If the original financial statements tell one story, and the deal only works after a long series of aggressive add-backs, assumptions, and “one-time” explanations, I slow down immediately. Because that is where a lot of fragile deals are built.
To be clear, normalization adjustments are part of valuation. They are necessary. They are appropriate. They often improve accuracy.

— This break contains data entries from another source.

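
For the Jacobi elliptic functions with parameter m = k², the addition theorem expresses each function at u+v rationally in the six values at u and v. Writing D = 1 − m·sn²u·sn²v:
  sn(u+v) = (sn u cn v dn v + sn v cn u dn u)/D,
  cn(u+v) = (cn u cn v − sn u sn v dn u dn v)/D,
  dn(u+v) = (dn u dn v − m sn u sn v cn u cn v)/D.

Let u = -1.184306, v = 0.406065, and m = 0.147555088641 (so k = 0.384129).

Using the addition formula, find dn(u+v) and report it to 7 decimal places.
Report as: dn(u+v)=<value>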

But there is a difference between reasonable normalization and financial fiction. A few examples:
- personal expenses that are truly discretionary
- excess compensation that is clearly above market
- unusual legal fees tied to a nonrecurring event
- a documented one-time repair
Those are one thing.
But when I start seeing this, I pay close attention:
- vague discretionary categories
- unsupported future savings
- “the buyer won’t have that expense” logic
- recurring costs labeled nonrecurring
- missing payroll normalization
- below-market rent left untouched
- owner dependency ignored entirely
At that point, the adjustments may not be clarifying earnings. They may be manufacturing them. And that matters because small business transactions are often sold on a version of the earnings stream that is more polished than proven.
Once that happens, the valuation stops being about what the business historically produced and starts becoming a referendum on how much optimism everyone is willing to tolerate.
That is a dangerous shift.
In my world, the more a deal depends on adjustments to become attractive, the more carefully those adjustments need to be examined. Because a business should not have to be heavily reinvented on paper just to support the price.